Farmers with cattle are more constantly busy. My parents got rid of the few cows they had based on economic calculations and, frankly, a desire to have vacations sometimes. Some old farmers thought they were crazy (it was a few decades ago). Of course, it went just fine.
I've never been so happy at work. I fix challenging problems every day. I'm part of a really small team and I'm able to bring skills to the table that they are missing, which is fulfilling because I'm really having an impact.
In the past, I've worked at shitty jobs where my work meant nothing and was even resented by my peers -- mostly because we were an "Agile" shop doing all the wrong things (death by meetings, retarded micromanagement, un-meetable deadlines).

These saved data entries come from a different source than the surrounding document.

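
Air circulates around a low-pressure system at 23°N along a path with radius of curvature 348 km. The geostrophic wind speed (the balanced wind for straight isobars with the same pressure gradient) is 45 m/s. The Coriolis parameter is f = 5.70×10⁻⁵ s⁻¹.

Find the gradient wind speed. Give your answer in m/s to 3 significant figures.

Around a low, centrifugal force acts outward with Coriolis, so pressure-gradient force balances both:
(1/ρ)|∂P/∂n| = fV + V²/R  →  V² + fR·V − fR·V_g = 0
With fR = 5.70×10⁻⁵ × 348×10³ m = 19.8 m/s:
V = [−fR + √((fR)² + 4 fR V_g)]/2 = [−19.8 + √(19.8² + 4×19.8×45)]/2 = 21.6 m/s
Subgeostrophic (V < V_g = 45 m/s), as expected around a low.

21.6 m/s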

I'm super thankful for my current gig.
Anyway the guy was mercurial as all heck, so every day pretty much was spent starting from scratch and months were spent just figuring out whether they wanted to move to enterprise or not so I had to write multiple solutions which never got used. The manager who hired let me do different work when the consultant was MIA so I ended up writing some web scrapers and different automation tools that nobody ever used for anything. Eventually they figured out that the consultant was scamming them and fired him. Thankfully that gravy train lasted right up to graduation and I was able to get a real job.
I guess it wasn't so much that the job was BS, but that people at the company had a whole lot of vague ideas about 'increasing productivity' that I was perfectly happy to oblige, but unfortunately none of them were really interested in actually taking advantage of them. So the stuff I wrote pretty much just sat there, and people seemed perfectly happy doing everything manually. Super weird to me. Also it was stressful because I kept feeling like I wasn't actually producing anything and that I would be fired at any moment but the management did not seem to mind that they were paying me a decent amount of money to play with code all day.

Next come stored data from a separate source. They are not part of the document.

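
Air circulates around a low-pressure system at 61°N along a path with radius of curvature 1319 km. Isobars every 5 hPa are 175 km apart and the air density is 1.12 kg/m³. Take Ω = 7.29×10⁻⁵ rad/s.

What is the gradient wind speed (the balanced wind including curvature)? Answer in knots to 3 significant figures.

35.1 knots

Coriolis parameter at 61°N:
f = 2Ω sin φ = 2 × 7.29×10⁻⁵ × sin 61° = 1.28×10⁻⁴ s⁻¹
Pressure gradient: |∂P/∂n| = 500 Pa / 175000 m = 2.86×10⁻³ Pa/m
Geostrophic speed: V_g = |∂P/∂n|/(fρ) = 2.86×10⁻³/(1.28×10⁻⁴ × 1.12) = 20.0 m/s
Around a low, centrifugal force acts outward with Coriolis, so pressure-gradient force balances both:
(1/ρ)|∂P/∂n| = fV + V²/R  →  V² + fR·V − fR·V_g = 0
With fR = 1.28×10⁻⁴ × 1319×10³ m = 168 m/s:
V = [−fR + √((fR)² + 4 fR V_g)]/2 = [−168 + √(168² + 4×168×20)]/2 = 18.1 m/s
Subgeostrophic (V < V_g = 20 m/s), as expected around a low.
Converting: 18.1 m/s × 1.944 = 35.1 knots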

He gets paid about $16/hour to stand by the camera for up to 20 hours a week to make sure it doesn't fall over, which costs around $10k/year. A new tripod would cost $1500 and could last for a decade, so $it's 100k vs $1500.
Justify that, if you can. I can't, and I'm not being sarcastic or bitchy, I really want someone to explain it.
This is the most common case for smaller companies - it's all hand-to-mouth, and you barely squeak into profitability, so you minimize one-time expenses that shorten your runway. (What we around here like to call "Ramen profitable")
There's also the fact that even with a tripod, you probably want somebody around - assuming they use high-end movie gear, a camera runs between $100k and $500k. Spending $10k a year on somebody who catches it in case of accident makes sense.
I'm sure there are other explanations. I'm sure there are places that make stupid decisions, too :)
But I agree there could be some merit behind the premise.